Gatorland
Florida's original gator park, where the reptiles still run the show.
Gatorland is a 110-acre wildlife park on South Orange Blossom Trail that has been doing one thing longer than almost anyone else in Florida: putting people nose-to-snout with alligators. Founded in 1949 by Owen Godwin, who started with a roadside attraction and a handful of gators, it predates Disney World by more than two decades and has somehow survived every wave of theme park competition by doubling down on its swampy, unpretentious identity. It bills itself as the 'Alligator Capital of the World,' and given the thousands of American alligators, crocodiles, and other reptiles on site, that claim is hard to argue.
A visit here is genuinely hands-on in a way that the big parks rarely allow. You can watch trainers wrestle gators, hold baby alligators for photos, walk a boardwalk through a cypress swamp teeming with wading birds, ride the Screamin' Gator Zip Line over the breeding marsh, and catch live shows in the open-air arena.

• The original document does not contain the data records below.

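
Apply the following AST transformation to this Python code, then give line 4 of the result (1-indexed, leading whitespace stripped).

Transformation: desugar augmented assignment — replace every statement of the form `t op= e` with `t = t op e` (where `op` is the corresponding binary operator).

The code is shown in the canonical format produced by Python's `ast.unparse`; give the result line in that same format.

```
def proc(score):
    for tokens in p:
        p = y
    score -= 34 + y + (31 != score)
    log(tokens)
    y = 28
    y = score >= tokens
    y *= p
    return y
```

score = score - (34 + y + (31 != score))

Transformed code:
def proc(score):
    for tokens in p:
        p = y
    score = score - (34 + y + (31 != score))
    log(tokens)
    y = 28
    y = score >= tokens
    y = y * p
    return y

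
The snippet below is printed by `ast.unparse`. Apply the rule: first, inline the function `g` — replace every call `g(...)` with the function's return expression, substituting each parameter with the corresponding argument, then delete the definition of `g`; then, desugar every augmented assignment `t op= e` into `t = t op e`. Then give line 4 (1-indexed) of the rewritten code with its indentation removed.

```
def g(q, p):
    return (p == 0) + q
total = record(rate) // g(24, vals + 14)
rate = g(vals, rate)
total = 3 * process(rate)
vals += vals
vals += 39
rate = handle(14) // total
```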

The breeding marsh is the real spectacle — especially in summer when the bulls are bellowing — and the free-roaming white alligators in their dedicated habitat are a genuine rarity. There are also flocks of wild herons, egrets, and roseate spoonbills that have decided the park is a pretty good place to live, which adds a real wildlife-watching dimension beyond the reptiles.

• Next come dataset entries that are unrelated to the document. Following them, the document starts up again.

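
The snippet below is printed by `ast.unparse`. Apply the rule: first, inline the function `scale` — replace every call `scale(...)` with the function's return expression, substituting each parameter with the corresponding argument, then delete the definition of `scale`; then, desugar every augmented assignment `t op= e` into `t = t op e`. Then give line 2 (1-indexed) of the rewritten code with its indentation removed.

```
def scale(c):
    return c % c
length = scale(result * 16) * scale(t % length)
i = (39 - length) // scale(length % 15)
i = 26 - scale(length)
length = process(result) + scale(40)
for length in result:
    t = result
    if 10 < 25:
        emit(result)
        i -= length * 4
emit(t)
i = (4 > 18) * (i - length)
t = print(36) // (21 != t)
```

i = (39 - length) // (length % 15 % (length % 15))

Transformed code:
length = result * 16 % (result * 16) * (t % length % (t % length))
i = (39 - length) // (length % 15 % (length % 15))
i = 26 - length % length
length = process(result) + 40 % 40
for length in result:
    t = result
    if 10 < 25:
        emit(result)
        i = i - length * 4
emit(t)
i = (4 > 18) * (i - length)
t = print(36) // (21 != t)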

Gatorland sits about 15 miles south of the main Disney-Universal corridor, which means it's easy to overlook — and that's exactly why it's worth seeking out. Admission is a fraction of what the big parks charge, it never feels overwhelmingly crowded, and the experience has a lovably old-Florida character that feels genuinely irreplaceable. Arrive early to catch feeding sessions and shows before the midday heat sets in, and check the schedule online before you go — some of the more interactive experiences like the Trainer for a Day program book out.